Maybe weather forecasts are frustrating to me because they aren't predictable at all. Yesterday, I thought it was going to rain all next week. Today the forecast has changed. I think it is only supposed to rain on Tuesday. I wish I really knew for certain when we were going to have seven days of clear, dry weather, so I could insist that the roofers come out and finish their repairs. The roofers know that the weather is their friend. The threat of rain is always a good excuse to postpone things.

It's amazing that they are actually getting those boys trapped in that cave in Thailand out alive. The threat of rain is really serious there. I can think of few things worse than being trapped in a flooded cave. Why do people even go in caves? My Dad was a zoologist who studied bats and he would take me in caves occasionally. Caves are wet and claustrophobic. I was always worried that a rock was going to fall and trap us inside. I frequently have dreams that involve being lost. When I was a child, I was usually crawling endlessly through a cave in these dreams. Now, I seem to be lost in a huge hotel. I guess that's progress. Hopefully, all the Thai boys will be extricated safely. I bet it will be a long time before any of them go inside a cave again.
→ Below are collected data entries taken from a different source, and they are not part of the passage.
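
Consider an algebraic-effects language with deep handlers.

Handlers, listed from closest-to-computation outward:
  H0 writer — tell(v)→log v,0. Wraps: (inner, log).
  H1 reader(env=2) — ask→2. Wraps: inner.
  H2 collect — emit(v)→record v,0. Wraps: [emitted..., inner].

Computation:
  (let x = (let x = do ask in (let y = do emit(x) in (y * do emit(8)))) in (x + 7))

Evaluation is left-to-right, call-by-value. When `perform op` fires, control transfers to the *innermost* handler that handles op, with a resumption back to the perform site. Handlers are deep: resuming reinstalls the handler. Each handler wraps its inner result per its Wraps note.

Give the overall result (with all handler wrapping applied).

Working:
ask @ H1 ⇒ 2
emit(2) @ H2 ⇒ out+=2
emit(8) @ H2 ⇒ out+=8
H0 returns (7, ())
H1 returns (7, ())
H2 returns [2, 8, (7, ())]
= [2, 8, (7, ())]

Answer: [2, 8, (7, ())]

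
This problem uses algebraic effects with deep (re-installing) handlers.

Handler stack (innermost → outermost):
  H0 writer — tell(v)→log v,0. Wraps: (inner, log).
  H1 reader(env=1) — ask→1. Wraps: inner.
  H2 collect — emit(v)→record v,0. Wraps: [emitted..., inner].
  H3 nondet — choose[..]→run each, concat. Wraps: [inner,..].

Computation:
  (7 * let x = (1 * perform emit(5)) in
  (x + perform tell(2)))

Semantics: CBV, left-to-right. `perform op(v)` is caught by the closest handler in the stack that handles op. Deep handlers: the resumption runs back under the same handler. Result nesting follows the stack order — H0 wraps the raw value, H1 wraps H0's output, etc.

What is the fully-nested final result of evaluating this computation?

Answer: [[5, (0, (2))]]

Evaluation trace:
emit(5) @ H2 ⇒ out+=5
tell(2) @ H0 ⇒ log+=2
H0 returns (0, (2))
H1 returns (0, (2))
H2 returns [5, (0, (2))]
H3 returns [[5, (0, (2))]]
= [[5, (0, (2))]]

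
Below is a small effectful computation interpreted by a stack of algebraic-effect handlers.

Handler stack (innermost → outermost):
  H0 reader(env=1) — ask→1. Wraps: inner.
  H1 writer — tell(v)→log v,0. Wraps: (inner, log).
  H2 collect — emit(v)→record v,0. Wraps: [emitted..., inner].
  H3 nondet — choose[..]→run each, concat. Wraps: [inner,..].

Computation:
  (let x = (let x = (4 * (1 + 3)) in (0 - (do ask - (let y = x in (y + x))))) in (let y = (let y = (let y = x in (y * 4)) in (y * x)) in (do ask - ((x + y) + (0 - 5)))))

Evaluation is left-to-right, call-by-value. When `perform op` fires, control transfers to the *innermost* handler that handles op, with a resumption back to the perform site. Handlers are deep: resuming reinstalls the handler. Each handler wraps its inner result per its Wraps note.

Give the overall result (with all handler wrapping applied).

Answer: [[(-3869, ())]]

Step-by-step:
ask @ H0 ⇒ 1
ask @ H0 ⇒ 1
H0 returns -3869
H1 returns (-3869, ())
H2 returns [(-3869, ())]
H3 returns [[(-3869, ())]]
= [[(-3869, ())]]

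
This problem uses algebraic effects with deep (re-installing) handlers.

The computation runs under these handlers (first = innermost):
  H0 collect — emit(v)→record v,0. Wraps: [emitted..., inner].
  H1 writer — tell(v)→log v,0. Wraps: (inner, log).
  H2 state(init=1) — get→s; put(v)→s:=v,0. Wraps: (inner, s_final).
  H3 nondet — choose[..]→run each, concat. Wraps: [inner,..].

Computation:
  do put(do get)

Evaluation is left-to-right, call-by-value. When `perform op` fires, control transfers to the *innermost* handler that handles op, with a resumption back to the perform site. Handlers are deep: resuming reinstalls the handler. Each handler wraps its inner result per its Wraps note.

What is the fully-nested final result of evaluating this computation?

Evaluation trace:
get @ H2 ⇒ 1
put(1) @ H2 ⇒ s:=1
H0 returns [0]
H1 returns ([0], ())
H2 returns (([0], ()), 1)
H3 returns [(([0], ()), 1)]
= [(([0], ()), 1)]

Answer: [(([0], ()), 1)]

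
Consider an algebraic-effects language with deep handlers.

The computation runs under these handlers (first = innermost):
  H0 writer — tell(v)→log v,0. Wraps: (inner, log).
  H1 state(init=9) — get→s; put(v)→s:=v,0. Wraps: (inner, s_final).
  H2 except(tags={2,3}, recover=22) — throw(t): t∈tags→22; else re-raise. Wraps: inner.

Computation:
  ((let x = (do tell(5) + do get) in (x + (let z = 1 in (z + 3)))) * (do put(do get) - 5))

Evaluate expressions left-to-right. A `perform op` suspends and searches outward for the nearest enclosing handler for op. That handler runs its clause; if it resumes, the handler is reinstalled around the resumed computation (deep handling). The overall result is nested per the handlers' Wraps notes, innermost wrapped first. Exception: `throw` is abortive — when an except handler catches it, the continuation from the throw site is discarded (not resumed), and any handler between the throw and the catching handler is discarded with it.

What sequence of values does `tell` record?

Answer: (5)

Working:
tell(5) @ H0 ⇒ log+=5
get @ H1 ⇒ 9
get @ H1 ⇒ 9
put(9) @ H1 ⇒ s:=9
H0 returns (-65, (5))
H1 returns ((-65, (5)), 9)
H2 returns ((-65, (5)), 9)
= ((-65, (5)), 9)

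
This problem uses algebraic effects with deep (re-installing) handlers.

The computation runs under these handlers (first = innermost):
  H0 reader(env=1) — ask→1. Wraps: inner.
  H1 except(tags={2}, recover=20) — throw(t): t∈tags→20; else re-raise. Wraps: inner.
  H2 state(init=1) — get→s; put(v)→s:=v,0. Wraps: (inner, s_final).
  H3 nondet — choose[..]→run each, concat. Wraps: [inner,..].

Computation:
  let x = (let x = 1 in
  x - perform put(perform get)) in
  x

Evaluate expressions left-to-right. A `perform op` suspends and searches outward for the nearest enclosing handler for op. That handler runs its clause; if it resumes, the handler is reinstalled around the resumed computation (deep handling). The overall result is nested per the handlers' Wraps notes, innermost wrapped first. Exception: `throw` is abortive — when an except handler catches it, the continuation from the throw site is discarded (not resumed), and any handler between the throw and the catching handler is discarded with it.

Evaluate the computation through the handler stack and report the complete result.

Evaluation trace:
get @ H2 ⇒ 1
put(1) @ H2 ⇒ s:=1
H0 returns 1
H1 returns 1
H2 returns (1, 1)
H3 returns [(1, 1)]
= [(1, 1)]

Answer: [(1, 1)]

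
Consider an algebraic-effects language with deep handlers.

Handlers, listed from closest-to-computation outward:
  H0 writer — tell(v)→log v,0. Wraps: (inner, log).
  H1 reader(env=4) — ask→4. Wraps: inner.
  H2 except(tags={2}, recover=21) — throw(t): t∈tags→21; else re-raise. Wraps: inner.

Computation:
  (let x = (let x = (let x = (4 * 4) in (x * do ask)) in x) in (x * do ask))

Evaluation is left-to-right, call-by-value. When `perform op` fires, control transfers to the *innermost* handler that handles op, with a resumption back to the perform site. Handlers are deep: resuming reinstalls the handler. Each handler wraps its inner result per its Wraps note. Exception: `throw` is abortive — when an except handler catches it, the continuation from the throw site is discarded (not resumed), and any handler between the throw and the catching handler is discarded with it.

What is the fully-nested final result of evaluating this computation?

Answer: (256, ())

Working:
ask @ H1 ⇒ 4
ask @ H1 ⇒ 4
H0 returns (256, ())
H1 returns (256, ())
H2 returns (256, ())
= (256, ())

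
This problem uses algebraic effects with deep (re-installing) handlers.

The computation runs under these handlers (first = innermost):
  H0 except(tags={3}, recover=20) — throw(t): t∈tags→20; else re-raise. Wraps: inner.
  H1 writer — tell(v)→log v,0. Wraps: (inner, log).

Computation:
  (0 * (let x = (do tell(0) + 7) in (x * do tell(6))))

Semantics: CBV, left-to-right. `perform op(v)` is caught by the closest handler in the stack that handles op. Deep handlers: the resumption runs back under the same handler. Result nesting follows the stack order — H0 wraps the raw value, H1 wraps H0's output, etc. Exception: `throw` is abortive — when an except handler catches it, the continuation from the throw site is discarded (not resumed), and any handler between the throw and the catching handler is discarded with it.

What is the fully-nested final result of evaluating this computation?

Evaluation trace:
tell(0) @ H1 ⇒ log+=0
tell(6) @ H1 ⇒ log+=6
H0 returns 0
H1 returns (0, (0, 6))
= (0, (0, 6))

Answer: (0, (0, 6))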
Our house is becoming filled with cheap throw rugs again. Dash's rear legs keep getting weaker and I keep having to bring additional rugs home from the storage warehouse to keep him from slipping. The kitchen and dining areas are filled with rugs now, so Dash won't fall while he is eating. There are carpets in the bedrooms, so he is OK there. I hope we can keep the area where he typically poops on the floor free of rugs for as long as we can. It's a lot easier to clean up poop when it lands on the bricks.

I wish I could predict what was going to happen next with Dash. This is the one area of my life where I've got to stay flexible. He's getting old and frail, but so far, we've been able to adjust so that his life remains enjoyable. All that being said, I hope he lets me get some sleep tonight. I'm getting older too.